The bill would require contractors who perform residential improvements to offer a written contract that includes specific representations and a warranty covering “all work performed pursuant to the contract” for one year from substantial completion; it also permits arbitration of disputes, provided arbitration proceedings occur within 50 miles of the residence.

Why it matters: the measure would standardize contract terms and warranty obligations for home construction and remodeling work statewide, create grounds for disciplinary proceedings before the Contractors Licensing Board for specified failures, and change warranty timing and scope that contractors must offer homeowners.

The bill as presented by committee counsel would “require a contract for residential improvements, include certain representations by the contractor, and provide a warranty,” and it sets the warranty period at one year for all work performed under the contract rather than the two different periods the prior version used, counsel said. Counsel also told the panel that the bill “allows arbitration of disputes but requires any arbitration proceedings be held within 50 miles of the residence” and that the arbitration clause must be prominent in the contract.

Counsel clarified legal terms and limits. On the meaning of “substantial completion,” counsel said it is “a term of art in the construction industry” and explained it denotes when “the project is completed sufficiently for the owner to have what is sometimes used as beneficial occupancy that they can use the structure or the improvements for the purpose for which they are intended.” Counsel further told senators the bill applies to any contractor and that the disciplinary teeth of the measure are limited to licensed contractors because only licensed contractors are subject to disciplinary proceedings before the Contractors Licensing Board.

A homeowner who testified to the committee described defects and code-enforcement problems at his new house as the kind of situation the bill aims to address. “Purchasing a home is probably one of the most important investments a family can make,” Jeremy Kinney, an active‑duty service member who testified as a private citizen, told the committee. Kinney described repeated septic failures, alleged placement of a neighbor’s house and septic on his property, and problems he attributed to the builder and local oversight.

Senators pressed staff on implementation and scope. Committee members asked whether the bill sets a minimum contract amount; counsel said there is no minimum dollar amount in the draft. Members also discussed commonplace exemptions such as homeowner‑performed work and the existing statutory thresholds that allow limited “handyman” work without a license; one senator recalled a threshold near $2,500 but counsel said the draft team declined to add a monetary threshold because it could be evaded by dividing work into smaller contracts.

Amendments and committee action: Junior Senator from the Fifteenth offered two amendments that the committee adopted by voice vote. The changes replace the phrase “accepted building practices” with “commonly accepted industry standards” and clarify the warranty language to read “all materials provided by the contractor are without defect.” After debate and the amendments’ adoption, the committee reported Senate Bill 5 69 to the full Senate with a recommendation that it pass, subject to its earlier referral to the judiciary committee.

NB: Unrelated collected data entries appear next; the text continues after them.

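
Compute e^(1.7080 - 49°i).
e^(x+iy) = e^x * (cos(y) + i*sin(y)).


e^1.7080 = 5.5179
cos(-49°) = 0.65606
sin(-49°) = -0.7547
Real = 5.5179*0.65606 = 3.6201
Imag = 5.5179*(-0.7547) = -4.1644

3.6201 - 4.1644i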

What the bill does not do: counsel and members stated the bill cannot completely resolve problems where local inspections were improperly performed, where signatures were forged, or where permit sign‑offs were in error; those situations, counsel said, may require separate legislation or administrative remedies. Counsel also noted the “right to cure” provisions in a related article establish an inspection and cure process that triggers contractor‑licensing board review when defects are alleged.

Next steps: the committee’s recommendation sends the bill to the full Senate and leaves a second reference to the judiciary committee for legal review.